When I finally broached the topic with my husband, I learned a few important things: For starters, we clearly need to communicate better, because it turned out we were on the same page the entire time — neither of us wanted to try for a baby again.

Also: Apparently I was not the most pleasant pregnant woman in the world. My husband actually told me he NEVER wants me to be pregnant again. As much as I want to believe that I was the most angelic mother-to-be, I may have been a little (OK, a lot) cranky, moody, and bossy. As excited as I was that I was finally pregnant, growing a human in the humid South Carolina summer did not bring out the best in me.  

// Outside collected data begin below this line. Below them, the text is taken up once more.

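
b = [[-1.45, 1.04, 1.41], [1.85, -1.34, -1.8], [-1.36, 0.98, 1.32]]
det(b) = -0.000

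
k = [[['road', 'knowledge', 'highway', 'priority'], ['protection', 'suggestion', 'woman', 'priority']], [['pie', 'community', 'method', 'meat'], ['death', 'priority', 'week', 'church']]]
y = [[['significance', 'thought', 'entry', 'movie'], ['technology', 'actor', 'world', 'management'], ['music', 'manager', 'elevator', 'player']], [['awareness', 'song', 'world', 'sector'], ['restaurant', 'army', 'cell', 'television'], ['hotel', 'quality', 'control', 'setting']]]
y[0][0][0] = 'significance'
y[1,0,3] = 'sector'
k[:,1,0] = ['protection', 'death']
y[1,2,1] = 'quality'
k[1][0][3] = 'meat'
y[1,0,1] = 'song'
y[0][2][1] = 'manager'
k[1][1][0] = 'death'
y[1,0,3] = 'sector'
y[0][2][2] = 'elevator'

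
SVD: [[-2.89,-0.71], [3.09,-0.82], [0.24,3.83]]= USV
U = [[-0.70,-0.03], [0.68,-0.35], [0.23,0.93]]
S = [4.25, 3.97]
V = [[0.98, 0.2], [-0.2, 0.98]]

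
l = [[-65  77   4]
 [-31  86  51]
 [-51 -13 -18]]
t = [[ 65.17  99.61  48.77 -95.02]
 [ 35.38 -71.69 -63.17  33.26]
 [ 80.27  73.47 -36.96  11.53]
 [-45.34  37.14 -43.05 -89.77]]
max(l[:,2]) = 51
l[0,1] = 77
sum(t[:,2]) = -94.41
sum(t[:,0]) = 135.48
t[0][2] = 48.77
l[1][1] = 86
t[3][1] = 37.14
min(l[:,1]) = -13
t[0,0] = 65.17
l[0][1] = 77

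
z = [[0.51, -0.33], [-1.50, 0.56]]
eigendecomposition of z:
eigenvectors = [[-0.44, 0.41],[-0.90, -0.91]]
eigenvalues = [-0.17, 1.24]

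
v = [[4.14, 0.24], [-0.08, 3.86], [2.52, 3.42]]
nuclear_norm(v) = 9.83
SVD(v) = [[-0.49, 0.76], [-0.49, -0.65], [-0.72, -0.07]] @ diag([5.874621758531635, 3.9545946940472505]) @ [[-0.65, -0.76], [0.76, -0.65]]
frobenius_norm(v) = 7.08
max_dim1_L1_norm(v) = 5.94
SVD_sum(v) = [[1.84, 2.18], [1.87, 2.21], [2.74, 3.24]] + [[2.3, -1.94],[-1.95, 1.65],[-0.22, 0.18]]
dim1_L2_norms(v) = [4.15, 3.86, 4.25]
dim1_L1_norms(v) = [4.38, 3.94, 5.94]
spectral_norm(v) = 5.87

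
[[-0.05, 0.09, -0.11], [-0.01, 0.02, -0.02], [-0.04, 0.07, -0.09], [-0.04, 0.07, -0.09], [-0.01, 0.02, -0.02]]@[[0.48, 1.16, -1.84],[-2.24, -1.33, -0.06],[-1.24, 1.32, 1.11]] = [[-0.09, -0.32, -0.04], [-0.02, -0.06, -0.01], [-0.06, -0.26, -0.03], [-0.06, -0.26, -0.03], [-0.02, -0.06, -0.01]]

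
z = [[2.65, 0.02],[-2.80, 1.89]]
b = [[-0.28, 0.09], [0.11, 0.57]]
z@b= [[-0.74, 0.25], [0.99, 0.83]]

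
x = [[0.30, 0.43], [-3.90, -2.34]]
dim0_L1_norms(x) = [4.2, 2.77]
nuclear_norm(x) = 4.79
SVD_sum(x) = [[0.41, 0.25],[-3.89, -2.36]] + [[-0.11, 0.18], [-0.01, 0.02]]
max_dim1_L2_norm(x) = 4.55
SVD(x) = [[-0.10, 0.99], [0.99, 0.10]] @ diag([4.573297308953449, 0.21319409916586415]) @ [[-0.85, -0.52], [-0.52, 0.85]]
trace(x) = -2.04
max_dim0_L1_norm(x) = 4.2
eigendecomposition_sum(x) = [[-2.35, -0.64], [5.83, 1.59]] + [[2.65,1.07], [-9.73,-3.93]]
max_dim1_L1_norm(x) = 6.24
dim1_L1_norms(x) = [0.73, 6.24]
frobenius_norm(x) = 4.58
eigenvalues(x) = [-0.76, -1.28]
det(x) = 0.97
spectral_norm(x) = 4.57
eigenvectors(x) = [[0.37, -0.26], [-0.93, 0.96]]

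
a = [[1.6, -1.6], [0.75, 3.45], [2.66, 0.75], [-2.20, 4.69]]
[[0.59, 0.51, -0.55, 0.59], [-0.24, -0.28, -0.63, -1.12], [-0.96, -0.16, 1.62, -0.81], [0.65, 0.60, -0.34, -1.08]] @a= [[-1.43, 3.17],  [0.19, -6.31],  [4.44, -1.60],  [2.96, -4.29]]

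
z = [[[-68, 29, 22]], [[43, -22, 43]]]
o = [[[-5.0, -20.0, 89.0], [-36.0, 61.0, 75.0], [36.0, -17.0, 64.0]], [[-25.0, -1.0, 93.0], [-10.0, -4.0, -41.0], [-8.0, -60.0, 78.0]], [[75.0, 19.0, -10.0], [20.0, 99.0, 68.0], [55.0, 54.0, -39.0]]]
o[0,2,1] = -17.0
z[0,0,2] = 22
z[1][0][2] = 43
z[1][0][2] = 43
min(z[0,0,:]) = -68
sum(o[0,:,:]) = 247.0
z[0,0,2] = 22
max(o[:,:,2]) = 93.0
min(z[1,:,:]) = -22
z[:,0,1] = [29, -22]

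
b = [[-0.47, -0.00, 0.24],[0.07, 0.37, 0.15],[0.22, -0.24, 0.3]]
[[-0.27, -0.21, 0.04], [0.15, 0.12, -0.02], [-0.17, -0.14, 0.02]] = b@[[0.36, 0.28, -0.05], [0.52, 0.41, -0.07], [-0.43, -0.34, 0.06]]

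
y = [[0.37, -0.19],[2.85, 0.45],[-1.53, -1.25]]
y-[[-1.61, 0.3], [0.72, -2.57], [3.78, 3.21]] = [[1.98,-0.49],[2.13,3.02],[-5.31,-4.46]]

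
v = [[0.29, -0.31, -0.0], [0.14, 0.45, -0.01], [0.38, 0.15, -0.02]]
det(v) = -0.00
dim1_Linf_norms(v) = [0.31, 0.45, 0.38]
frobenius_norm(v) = 0.75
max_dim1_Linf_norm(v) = 0.45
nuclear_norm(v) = 1.07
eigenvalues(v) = [(0.37+0.19j), (0.37-0.19j), (-0.01+0j)]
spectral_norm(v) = 0.58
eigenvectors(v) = [[(0.69+0j), 0.69-0.00j, 0.02+0.00j], [(-0.17-0.42j), -0.17+0.42j, 0.02+0.00j], [(0.43-0.37j), 0.43+0.37j, (1+0j)]]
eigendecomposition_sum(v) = [[0.14+0.17j, (-0.16+0.31j), 0.00-0.01j], [0.07-0.13j, (0.22+0.02j), (-0+0j)], [(0.19+0.03j), (0.07+0.28j), (-0-0.01j)]] + [[0.14-0.17j, (-0.16-0.31j), 0.00+0.01j], [0.07+0.13j, 0.22-0.02j, -0.00-0.00j], [0.19-0.03j, 0.07-0.28j, (-0+0.01j)]] + [[-0j, 0.00-0.00j, -0.00-0.00j], [0.00-0.00j, 0.00-0.00j, -0.00-0.00j], [(0.01-0j), 0.01-0.00j, (-0.01-0j)]]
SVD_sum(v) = [[-0.07, -0.18, 0.01], [0.16, 0.44, -0.01], [0.09, 0.25, -0.01]] + [[0.36, -0.13, -0.01], [-0.02, 0.01, 0.0], [0.29, -0.10, -0.01]] + [[0.0, 0.00, 0.00], [0.00, 0.0, 0.0], [-0.00, -0.00, -0.0]]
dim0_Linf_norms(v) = [0.38, 0.45, 0.02]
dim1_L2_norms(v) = [0.42, 0.47, 0.41]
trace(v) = 0.72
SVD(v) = [[0.33, 0.78, -0.53], [-0.82, -0.04, -0.58], [-0.47, 0.63, 0.62]] @ diag([0.5763836881697821, 0.48727584538911983, 0.006640369878079273]) @ [[-0.34,  -0.94,  0.03], [0.94,  -0.34,  -0.02], [-0.03,  -0.02,  -1.00]]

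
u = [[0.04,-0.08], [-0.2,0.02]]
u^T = [[0.04,-0.2], [-0.08,0.02]]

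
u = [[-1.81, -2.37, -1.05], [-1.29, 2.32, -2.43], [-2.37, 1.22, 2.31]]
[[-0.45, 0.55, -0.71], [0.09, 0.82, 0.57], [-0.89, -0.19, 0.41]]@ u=[[1.79,1.48,-2.50], [-2.57,2.38,-0.77], [0.88,2.17,2.34]]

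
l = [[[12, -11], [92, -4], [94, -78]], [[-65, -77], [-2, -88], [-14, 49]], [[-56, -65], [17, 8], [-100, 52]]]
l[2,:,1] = [-65, 8, 52]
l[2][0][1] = -65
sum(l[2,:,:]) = -144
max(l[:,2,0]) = 94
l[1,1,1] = -88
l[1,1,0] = -2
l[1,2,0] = -14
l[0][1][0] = 92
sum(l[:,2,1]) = 23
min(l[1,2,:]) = -14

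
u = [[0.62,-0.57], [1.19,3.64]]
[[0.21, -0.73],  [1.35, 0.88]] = u @ [[0.52, -0.73],  [0.20, 0.48]]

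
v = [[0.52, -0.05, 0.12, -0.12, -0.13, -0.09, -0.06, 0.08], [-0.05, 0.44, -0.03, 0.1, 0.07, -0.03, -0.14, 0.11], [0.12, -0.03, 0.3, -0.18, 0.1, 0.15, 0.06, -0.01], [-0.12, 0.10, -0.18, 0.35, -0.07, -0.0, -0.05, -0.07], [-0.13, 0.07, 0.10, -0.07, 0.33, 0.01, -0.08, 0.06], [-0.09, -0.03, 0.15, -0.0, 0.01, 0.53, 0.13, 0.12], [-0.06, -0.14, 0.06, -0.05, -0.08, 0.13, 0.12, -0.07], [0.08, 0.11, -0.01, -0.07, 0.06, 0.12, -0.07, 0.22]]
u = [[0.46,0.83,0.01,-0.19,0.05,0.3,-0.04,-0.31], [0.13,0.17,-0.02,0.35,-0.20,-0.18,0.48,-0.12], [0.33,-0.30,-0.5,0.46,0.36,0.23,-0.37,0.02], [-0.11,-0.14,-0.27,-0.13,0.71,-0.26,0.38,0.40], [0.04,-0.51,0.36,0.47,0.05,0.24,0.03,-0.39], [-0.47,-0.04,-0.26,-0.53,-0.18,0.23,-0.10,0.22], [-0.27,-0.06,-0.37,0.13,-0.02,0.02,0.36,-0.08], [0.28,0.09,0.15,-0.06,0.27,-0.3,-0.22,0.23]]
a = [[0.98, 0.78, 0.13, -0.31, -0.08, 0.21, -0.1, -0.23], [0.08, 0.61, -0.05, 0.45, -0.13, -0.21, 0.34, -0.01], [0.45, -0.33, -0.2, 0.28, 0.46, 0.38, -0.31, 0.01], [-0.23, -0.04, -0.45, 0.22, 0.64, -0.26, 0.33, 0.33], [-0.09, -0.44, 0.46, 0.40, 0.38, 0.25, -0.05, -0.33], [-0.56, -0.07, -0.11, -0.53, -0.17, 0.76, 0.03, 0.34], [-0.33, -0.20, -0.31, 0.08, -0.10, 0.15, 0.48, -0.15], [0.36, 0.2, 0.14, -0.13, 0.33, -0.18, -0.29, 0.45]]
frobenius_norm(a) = 2.80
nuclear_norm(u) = 5.83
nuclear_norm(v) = 2.83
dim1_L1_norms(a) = [2.82, 1.88, 2.42, 2.5, 2.4, 2.57, 1.8, 2.08]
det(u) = 0.00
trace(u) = 0.87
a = u + v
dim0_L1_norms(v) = [1.17, 0.97, 0.95, 0.94, 0.85, 1.06, 0.71, 0.74]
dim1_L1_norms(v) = [1.17, 0.97, 0.95, 0.94, 0.85, 1.06, 0.71, 0.74]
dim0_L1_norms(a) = [3.08, 2.67, 1.85, 2.4, 2.29, 2.4, 1.93, 1.85]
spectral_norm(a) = 1.64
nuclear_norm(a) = 6.91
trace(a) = 3.68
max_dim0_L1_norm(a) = 3.08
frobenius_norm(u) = 2.42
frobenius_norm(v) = 1.27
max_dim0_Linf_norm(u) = 0.83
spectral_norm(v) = 0.75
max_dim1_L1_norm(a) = 2.82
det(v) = 0.00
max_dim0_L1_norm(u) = 2.32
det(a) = 0.04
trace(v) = 2.81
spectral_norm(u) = 1.25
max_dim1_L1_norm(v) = 1.17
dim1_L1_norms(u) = [2.19, 1.65, 2.57, 2.4, 2.09, 2.03, 1.31, 1.6]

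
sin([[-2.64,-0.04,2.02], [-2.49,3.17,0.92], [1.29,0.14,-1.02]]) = [[0.37, 0.01, -0.28], [0.18, -0.04, -0.12], [-0.18, -0.01, 0.15]]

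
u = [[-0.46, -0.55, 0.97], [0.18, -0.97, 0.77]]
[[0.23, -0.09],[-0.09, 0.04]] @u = [[-0.12, -0.04, 0.15], [0.05, 0.01, -0.06]]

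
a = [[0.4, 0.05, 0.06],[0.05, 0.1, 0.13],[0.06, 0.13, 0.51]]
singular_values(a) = [0.58, 0.37, 0.06]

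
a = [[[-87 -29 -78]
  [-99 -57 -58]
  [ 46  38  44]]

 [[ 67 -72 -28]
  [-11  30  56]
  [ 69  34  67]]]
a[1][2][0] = 69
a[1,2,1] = 34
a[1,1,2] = 56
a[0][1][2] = -58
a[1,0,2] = -28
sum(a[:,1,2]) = -2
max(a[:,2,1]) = 38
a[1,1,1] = 30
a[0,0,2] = -78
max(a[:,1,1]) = 30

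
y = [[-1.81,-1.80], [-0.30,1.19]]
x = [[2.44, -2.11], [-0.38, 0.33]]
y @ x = [[-3.73, 3.23], [-1.18, 1.03]]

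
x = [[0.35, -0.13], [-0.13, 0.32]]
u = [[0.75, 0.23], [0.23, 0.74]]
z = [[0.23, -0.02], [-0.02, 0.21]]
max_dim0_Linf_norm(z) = 0.23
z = u @ x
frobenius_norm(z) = 0.31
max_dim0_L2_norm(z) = 0.23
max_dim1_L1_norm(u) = 0.98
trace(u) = 1.49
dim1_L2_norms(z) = [0.23, 0.21]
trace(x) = 0.67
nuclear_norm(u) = 1.49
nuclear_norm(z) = 0.44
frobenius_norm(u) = 1.10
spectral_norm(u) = 0.98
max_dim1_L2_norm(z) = 0.23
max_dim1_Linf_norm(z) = 0.23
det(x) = 0.10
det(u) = 0.50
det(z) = 0.05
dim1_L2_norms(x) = [0.37, 0.35]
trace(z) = 0.44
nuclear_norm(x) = 0.67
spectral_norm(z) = 0.24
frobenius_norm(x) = 0.51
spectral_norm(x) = 0.47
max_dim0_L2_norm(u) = 0.78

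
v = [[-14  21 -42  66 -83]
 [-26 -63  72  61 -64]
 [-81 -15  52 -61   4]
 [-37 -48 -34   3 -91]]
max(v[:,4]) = 4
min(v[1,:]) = -64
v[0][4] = -83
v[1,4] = -64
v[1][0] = -26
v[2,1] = -15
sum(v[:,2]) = 48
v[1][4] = -64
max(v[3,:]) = 3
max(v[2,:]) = 52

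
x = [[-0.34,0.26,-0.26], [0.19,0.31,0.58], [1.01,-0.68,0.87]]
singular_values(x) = [1.61, 0.59, 0.0]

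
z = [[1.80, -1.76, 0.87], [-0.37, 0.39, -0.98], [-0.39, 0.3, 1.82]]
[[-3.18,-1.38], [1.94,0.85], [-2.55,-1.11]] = z @ [[-0.96, -0.42], [0.03, 0.01], [-1.61, -0.7]]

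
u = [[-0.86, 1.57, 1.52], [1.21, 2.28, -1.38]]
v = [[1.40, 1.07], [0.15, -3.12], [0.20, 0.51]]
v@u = [[0.09, 4.64, 0.65], [-3.90, -6.88, 4.53], [0.45, 1.48, -0.40]]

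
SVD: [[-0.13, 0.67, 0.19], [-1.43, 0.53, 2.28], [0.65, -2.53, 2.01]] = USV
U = [[-0.07, -0.23, 0.97], [0.44, -0.88, -0.18], [0.90, 0.41, 0.16]]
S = [3.48, 2.59, 0.29]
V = [[-0.01, -0.60, 0.80],[0.6, -0.64, -0.47],[0.80, 0.48, 0.37]]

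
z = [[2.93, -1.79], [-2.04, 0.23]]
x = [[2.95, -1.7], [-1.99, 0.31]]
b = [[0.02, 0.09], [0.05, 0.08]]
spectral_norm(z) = 3.93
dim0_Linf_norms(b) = [0.05, 0.09]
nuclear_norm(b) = 0.15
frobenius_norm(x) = 3.96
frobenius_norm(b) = 0.13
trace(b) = 0.10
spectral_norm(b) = 0.13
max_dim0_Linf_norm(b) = 0.09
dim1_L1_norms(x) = [4.65, 2.3]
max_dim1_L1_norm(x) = 4.65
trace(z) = 3.16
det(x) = -2.47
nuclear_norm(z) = 4.69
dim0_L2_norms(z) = [3.57, 1.8]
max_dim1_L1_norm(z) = 4.72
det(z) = -2.98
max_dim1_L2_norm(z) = 3.43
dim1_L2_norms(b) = [0.09, 0.09]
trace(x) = 3.26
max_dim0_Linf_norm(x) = 2.95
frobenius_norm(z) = 4.00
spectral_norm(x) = 3.91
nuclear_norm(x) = 4.54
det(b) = -0.00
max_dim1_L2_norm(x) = 3.4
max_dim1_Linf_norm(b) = 0.09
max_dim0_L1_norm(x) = 4.94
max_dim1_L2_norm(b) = 0.09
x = b + z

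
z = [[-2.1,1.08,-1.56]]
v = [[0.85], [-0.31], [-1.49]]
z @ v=[[0.20]]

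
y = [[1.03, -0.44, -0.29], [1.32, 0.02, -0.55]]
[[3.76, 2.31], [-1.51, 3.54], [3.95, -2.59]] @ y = [[6.92, -1.61, -2.36], [3.12, 0.74, -1.51], [0.65, -1.79, 0.28]]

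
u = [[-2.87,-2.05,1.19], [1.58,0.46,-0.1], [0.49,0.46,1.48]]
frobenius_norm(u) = 4.38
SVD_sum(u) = [[-3.02, -1.93, 0.96],[1.26, 0.81, -0.40],[0.21, 0.13, -0.07]] + [[0.05, 0.03, 0.23], [0.07, 0.04, 0.3], [0.34, 0.23, 1.55]] + [[0.1, -0.16, 0.0], [0.25, -0.39, 0.00], [-0.06, 0.1, -0.00]]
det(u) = 3.40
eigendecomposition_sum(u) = [[-1.46-1.38j, -1.04-2.15j, (0.45+0.62j)], [(0.77+1.52j), (0.21+2.03j), -0.18-0.62j], [(0.13+0.02j), (0.13+0.07j), (-0.05-0.02j)]] + [[(-1.46+1.38j),  (-1.04+2.15j),  0.45-0.62j], [(0.77-1.52j),  (0.21-2.03j),  (-0.18+0.62j)], [(0.13-0.02j),  (0.13-0.07j),  -0.05+0.02j]] + [[(0.04+0j), (0.04+0j), (0.3-0j)], [0.04+0.00j, (0.03+0j), (0.26-0j)], [(0.24+0j), 0.20+0.00j, 1.57-0.00j]]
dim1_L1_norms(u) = [6.11, 2.14, 2.43]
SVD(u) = [[-0.92, -0.15, -0.36], [0.39, -0.19, -0.90], [0.06, -0.97, 0.23]] @ diag([4.029508199210886, 1.6479518977341774, 0.5127555121562003]) @ [[0.81, 0.52, -0.26], [-0.22, -0.14, -0.97], [-0.54, 0.84, -0.0]]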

In our (long overdue) conversation, what we realized is we both want to explore adopting an older child who is in need of a forever home. And we also realized that we have an opportunity to help make someone else’s dreams come true, too —  we could provide our embryos to couples who desperately want to become pregnant.

I was surprised that we were both 100% in agreement on this — we both wanted to donate our embabies to another couple. After all that we went through, we knew firsthand how heartbreaking it is to want to complete your family and have mountains to overcome.

We also knew, firsthand, the unique pressure and sadness of being a Jewish couple trying to fulfill the duty of being fruitful and multiplying. There are varying theories of what makes a baby Jewish — some say the baby must be born to a Jewish mother, regardless of the origin of the embryo; others feel that the egg and sperm themselves should come from Jewish origin as well.

If a Jewish couple is exploring embryo adoption and feels that the embryo should be from a couple who is Jewish, it made us feel so happy to know that we could possibly fill that need. (Our experience was that many embryo adoption agencies are Christian-based.)

This week, we will sign the paperwork to begin the process of matching with a family-in-waiting. Yes, there is a touch of sadness in my heart, saying goodbye to what could have been. But knowing that we could be playing a part in making another couple’s dream come true makes my sadness disappear very quickly. I just pray that whoever the adoptive parents may be, that that they treasure this gift and shower their new family additions with love and kindness every single day.